The second review makes an important contribution to the topic of the gendered construction of coronary heart disease (CHD). Typically seen as a disease of affluence that affects high achieving men, women have frequently been invisible in CHD diagnosis and treatment. In their conclusion, the authors make valuable suggestions for nursing practice across a range of primary, secondary and tertiary prevention practices. A related practice article from authors in theUnited States of America (USA), describes the experience of five women living with Stage II heart failure and this phenomenological study contributes further to our developing understanding of how women adjust and live with chronic disease. The discharge planning process in one British hospital is reported in an article that confirms previous findings on the weaknesses inherent in this aspect of nursing practice. If individual nurses continue to fail to improve their performance in discharge planning, one is prompted to ask ‘What are the systems’ implications for bringing about change?'

Two articles follow on research into patients' views. The first, on patient-controlled analgesia led to major change being implemented, resulting in improved patient satisfaction. In the second, readers will find not only the content on patients' views on health promotion of value, but also the statistical implications of the study referred to in Dr Dickinson's editorial. The final practice article reports on an important aspect of mouth care, a controlled trial of the removal of dental plaque. My only surprise, following a recent session in the dental hygienist's chair, is that toothbrushes were found to be effective.

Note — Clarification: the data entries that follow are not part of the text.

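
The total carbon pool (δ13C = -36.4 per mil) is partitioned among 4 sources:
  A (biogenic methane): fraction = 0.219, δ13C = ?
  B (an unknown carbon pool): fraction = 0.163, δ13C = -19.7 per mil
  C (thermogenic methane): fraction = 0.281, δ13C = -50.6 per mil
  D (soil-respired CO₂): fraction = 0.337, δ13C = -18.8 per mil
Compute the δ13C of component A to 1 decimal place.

Isotope mass balance: δ_bulk = Σ fᵢ·δᵢ.
-36.4 = 0.219×δ_A + 0.163×(-19.7) + 0.281×(-50.6) + 0.337×(-18.8)
0.219·δ_A = -36.4 − (-23.765) = -12.635
δ_A = -12.635 / 0.219 = -57.69 per mil

-57.7 per mil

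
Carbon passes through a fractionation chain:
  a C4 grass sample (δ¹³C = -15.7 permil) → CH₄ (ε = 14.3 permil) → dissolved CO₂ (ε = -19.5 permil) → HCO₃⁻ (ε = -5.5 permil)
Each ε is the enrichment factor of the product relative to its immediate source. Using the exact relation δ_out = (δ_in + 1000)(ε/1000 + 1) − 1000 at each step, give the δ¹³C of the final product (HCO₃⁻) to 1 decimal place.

step 1: δ = (-15.70 + 1000)·(14.3/1000 + 1) − 1000 = -1.62 permil
step 2: δ = (-1.62 + 1000)·(-19.5/1000 + 1) − 1000 = -21.09 permil
step 3: δ = (-21.09 + 1000)·(-5.5/1000 + 1) − 1000 = -26.48 permil

-26.5 permil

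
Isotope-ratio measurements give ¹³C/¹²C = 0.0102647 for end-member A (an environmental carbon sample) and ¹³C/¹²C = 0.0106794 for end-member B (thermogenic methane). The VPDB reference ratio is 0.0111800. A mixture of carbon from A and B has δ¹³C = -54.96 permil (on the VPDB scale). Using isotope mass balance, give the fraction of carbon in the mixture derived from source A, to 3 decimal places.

0.275

δ_A = (0.0102647/0.0111800 − 1)×1000 = (0.918131 − 1)×1000 = -81.869 permil
δ_B = (0.0106794/0.0111800 − 1)×1000 = (0.955224 − 1)×1000 = -44.776 permil
f_A = (δ_mix − δ_B)/(δ_A − δ_B) = (-54.96 − (-44.776))/(-81.869 − (-44.776))
f_A = -10.184 / -37.093 = 0.2745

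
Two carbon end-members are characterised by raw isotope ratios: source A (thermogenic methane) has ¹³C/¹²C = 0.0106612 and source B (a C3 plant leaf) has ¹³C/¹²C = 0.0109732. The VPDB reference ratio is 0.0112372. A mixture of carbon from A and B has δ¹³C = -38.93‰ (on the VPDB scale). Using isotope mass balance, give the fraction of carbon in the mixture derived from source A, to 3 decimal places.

0.556

δ_A = (0.0106612/0.0112372 − 1)×1000 = (0.948742 − 1)×1000 = -51.258‰
δ_B = (0.0109732/0.0112372 − 1)×1000 = (0.976507 − 1)×1000 = -23.493‰
f_A = (δ_mix − δ_B)/(δ_A − δ_B) = (-38.93 − (-23.493))/(-51.258 − (-23.493))
f_A = -15.437 / -27.765 = 0.5560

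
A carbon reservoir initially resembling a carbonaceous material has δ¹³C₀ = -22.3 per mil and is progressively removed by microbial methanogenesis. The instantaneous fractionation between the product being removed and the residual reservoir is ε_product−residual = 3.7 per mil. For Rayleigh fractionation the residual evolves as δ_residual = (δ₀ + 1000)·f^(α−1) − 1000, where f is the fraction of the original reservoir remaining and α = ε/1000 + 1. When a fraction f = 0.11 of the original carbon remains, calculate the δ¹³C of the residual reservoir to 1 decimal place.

Rayleigh residual: δ_res = (δ₀ + 1000)·f^(α−1) − 1000
α = ε/1000 + 1 = 1.00370, so α − 1 = 0.00370
f^(α−1) = 0.11^(0.00370) = 0.991866
δ_res = (-22.3 + 1000) × 0.991866 − 1000 = 969.748 − 1000 = -30.25 per mil

-30.3 per mil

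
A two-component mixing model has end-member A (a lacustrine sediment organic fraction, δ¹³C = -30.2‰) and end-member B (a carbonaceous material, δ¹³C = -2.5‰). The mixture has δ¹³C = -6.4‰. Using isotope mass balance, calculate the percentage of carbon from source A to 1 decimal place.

δ_mix = f_A·δ_A + (1 − f_A)·δ_B  ⇒  f_A = (δ_mix − δ_B)/(δ_A − δ_B)
f_A = (-6.4 − (-2.5)) / (-30.2 − (-2.5))
f_A = -3.9 / -27.7 = 0.1408

14.1%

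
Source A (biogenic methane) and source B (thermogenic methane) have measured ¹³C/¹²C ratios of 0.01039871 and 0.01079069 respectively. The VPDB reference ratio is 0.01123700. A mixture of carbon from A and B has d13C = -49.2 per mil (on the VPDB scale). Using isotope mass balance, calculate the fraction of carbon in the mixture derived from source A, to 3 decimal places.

δ_A = (0.01039871/0.01123700 − 1)×1000 = (0.925399 − 1)×1000 = -74.601 per mil
δ_B = (0.01079069/0.01123700 − 1)×1000 = (0.960282 − 1)×1000 = -39.718 per mil
f_A = (δ_mix − δ_B)/(δ_A − δ_B) = (-49.2 − (-39.718))/(-74.601 − (-39.718))
f_A = -9.482 / -34.883 = 0.2718

0.272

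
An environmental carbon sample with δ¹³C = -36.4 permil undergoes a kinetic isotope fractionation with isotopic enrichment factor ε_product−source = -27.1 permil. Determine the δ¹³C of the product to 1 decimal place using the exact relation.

-62.5 permil

To first order, δ_product ≈ δ_source + ε = -63.5 permil.
Exactly, δ_product = (δ_source + 1000)·(ε/1000 + 1) − 1000.
δ_product = (-36.4 + 1000) × (-27.1/1000 + 1) − 1000
δ_product = -62.51 permil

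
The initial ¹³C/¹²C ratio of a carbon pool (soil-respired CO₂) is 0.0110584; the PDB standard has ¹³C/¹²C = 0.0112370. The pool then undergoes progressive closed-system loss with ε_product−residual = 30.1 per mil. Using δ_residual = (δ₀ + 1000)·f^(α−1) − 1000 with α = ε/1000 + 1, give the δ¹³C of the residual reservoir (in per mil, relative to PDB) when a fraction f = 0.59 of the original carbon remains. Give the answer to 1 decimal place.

δ₀ = (0.0110584/0.0112370 − 1)×1000 = (0.984106 − 1)×1000 = -15.894 per mil
α − 1 = ε/1000 = 0.0301
f^(α−1) = 0.59^(0.0301) = 0.984244
δ_res = (-15.894 + 1000) × 0.984244 − 1000 = 968.600 − 1000 = -31.40 per mil

-31.4 per mil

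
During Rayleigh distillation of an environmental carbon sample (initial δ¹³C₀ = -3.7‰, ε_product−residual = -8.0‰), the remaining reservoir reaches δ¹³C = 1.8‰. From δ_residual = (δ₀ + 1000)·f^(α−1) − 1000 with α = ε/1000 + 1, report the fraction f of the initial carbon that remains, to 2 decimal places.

0.50

α − 1 = ε/1000 = -0.0080
(δ_res + 1000)/(δ₀ + 1000) = (1.8 + 1000)/(-3.7 + 1000) = 1001.8/996.3 = 1.005520
f = 1.005520^(1/-0.0080) = exp(ln(1.005520)/-0.0080) = exp(0.00551/-0.0080)
f = exp(-0.6882) = 0.5025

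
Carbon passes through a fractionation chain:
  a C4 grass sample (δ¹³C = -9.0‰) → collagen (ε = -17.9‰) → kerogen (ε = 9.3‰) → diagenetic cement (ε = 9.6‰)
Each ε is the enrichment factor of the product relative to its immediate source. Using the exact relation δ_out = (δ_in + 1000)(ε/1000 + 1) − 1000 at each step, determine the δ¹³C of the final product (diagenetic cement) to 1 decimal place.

-8.3‰

step 1: δ = (-9.00 + 1000)·(-17.9/1000 + 1) − 1000 = -26.74‰
step 2: δ = (-26.74 + 1000)·(9.3/1000 + 1) − 1000 = -17.69‰
step 3: δ = (-17.69 + 1000)·(9.6/1000 + 1) − 1000 = -8.26‰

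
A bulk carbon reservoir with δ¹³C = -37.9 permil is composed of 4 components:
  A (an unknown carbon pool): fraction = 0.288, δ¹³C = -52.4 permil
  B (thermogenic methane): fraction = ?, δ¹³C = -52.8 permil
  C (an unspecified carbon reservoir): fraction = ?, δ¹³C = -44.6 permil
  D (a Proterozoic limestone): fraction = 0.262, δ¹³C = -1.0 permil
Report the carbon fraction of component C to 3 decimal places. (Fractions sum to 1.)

Let f_C and f_B be the unknown fractions; fractions sum to 1 so f_C + f_B = 0.450.
Mass balance: Σ fᵢ·δᵢ = δ_bulk ⇒ f_C·(-44.6) + f_B·(-52.8) = -37.9 − (-15.353) = -22.547
Substitute f_B = 0.450 − f_C:
f_C·(-44.6 − -52.8) = -22.547 − 0.450×(-52.8) = 1.213
f_C = 1.213 / 8.2 = 0.1480

0.148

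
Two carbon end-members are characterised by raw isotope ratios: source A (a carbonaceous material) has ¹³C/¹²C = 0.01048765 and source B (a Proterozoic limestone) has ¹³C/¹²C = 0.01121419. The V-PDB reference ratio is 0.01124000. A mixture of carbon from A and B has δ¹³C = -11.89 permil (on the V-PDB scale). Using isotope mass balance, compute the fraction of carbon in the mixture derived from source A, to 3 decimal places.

0.148

δ_A = (0.01048765/0.01124000 − 1)×1000 = (0.933065 − 1)×1000 = -66.935 permil
δ_B = (0.01121419/0.01124000 − 1)×1000 = (0.997704 − 1)×1000 = -2.296 permil
f_A = (δ_mix − δ_B)/(δ_A − δ_B) = (-11.89 − (-2.296))/(-66.935 − (-2.296))
f_A = -9.594 / -64.639 = 0.1484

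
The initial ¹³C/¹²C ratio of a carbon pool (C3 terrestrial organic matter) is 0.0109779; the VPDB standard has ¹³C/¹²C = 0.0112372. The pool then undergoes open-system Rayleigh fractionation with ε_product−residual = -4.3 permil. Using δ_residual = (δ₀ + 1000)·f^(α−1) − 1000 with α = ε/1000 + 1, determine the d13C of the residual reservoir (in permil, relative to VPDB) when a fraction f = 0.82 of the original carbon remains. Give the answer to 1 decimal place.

δ₀ = (0.0109779/0.0112372 − 1)×1000 = (0.976925 − 1)×1000 = -23.075 permil
α − 1 = ε/1000 = -0.0043
f^(α−1) = 0.82^(-0.0043) = 1.000854
δ_res = (-23.075 + 1000) × 1.000854 − 1000 = 977.759 − 1000 = -22.24 permil

-22.2 permil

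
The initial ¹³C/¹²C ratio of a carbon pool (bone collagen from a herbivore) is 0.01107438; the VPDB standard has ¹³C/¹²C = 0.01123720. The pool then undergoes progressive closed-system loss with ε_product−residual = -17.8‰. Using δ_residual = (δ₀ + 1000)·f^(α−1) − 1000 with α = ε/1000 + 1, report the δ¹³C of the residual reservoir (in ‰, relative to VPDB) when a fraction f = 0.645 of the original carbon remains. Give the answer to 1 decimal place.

-6.8‰

δ₀ = (0.01107438/0.01123720 − 1)×1000 = (0.985511 − 1)×1000 = -14.489‰
α − 1 = ε/1000 = -0.0178
f^(α−1) = 0.645^(-0.0178) = 1.007836
δ_res = (-14.489 + 1000) × 1.007836 − 1000 = 993.233 − 1000 = -6.77‰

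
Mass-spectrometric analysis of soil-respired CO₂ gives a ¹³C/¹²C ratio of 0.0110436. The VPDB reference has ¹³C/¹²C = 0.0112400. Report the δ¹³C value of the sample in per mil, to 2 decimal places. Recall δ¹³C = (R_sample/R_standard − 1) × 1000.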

Commentary follows in JAN Forum with a letter confirming a similar experience to that described in an earlier article (37, 506–511) on getting one's research published, and this is followed by correspondence from the original authors. Important issues are raised in both sets of comments concerning research dissemination and the fate of qualitative research when submitted to medical journals. As always, we welcome such debate and hope that the issues raised here will be discussed widely in staff rooms and by journal editors.

A disturbing study of the use of Do Not Resuscitate (DNR) orders with older patients in two English hospitals is reported under Philosophical and Ethical Issues. The author's finding that DNR orders were made in patient notes without consultation and on the principle of medical beneficence raises significant questions about patients' rightsand their involvement in clinical decision-making. This issue concludes with a concept analysis of spirituality from an author in the USA. As was observed in JAN39, p. 311, for many readers this analysis will be a useful adjunct to knowledge in the field, whilst others may be uncomfortable with the underlying premise that spirituality should be incorporated in nursing education, practice and research.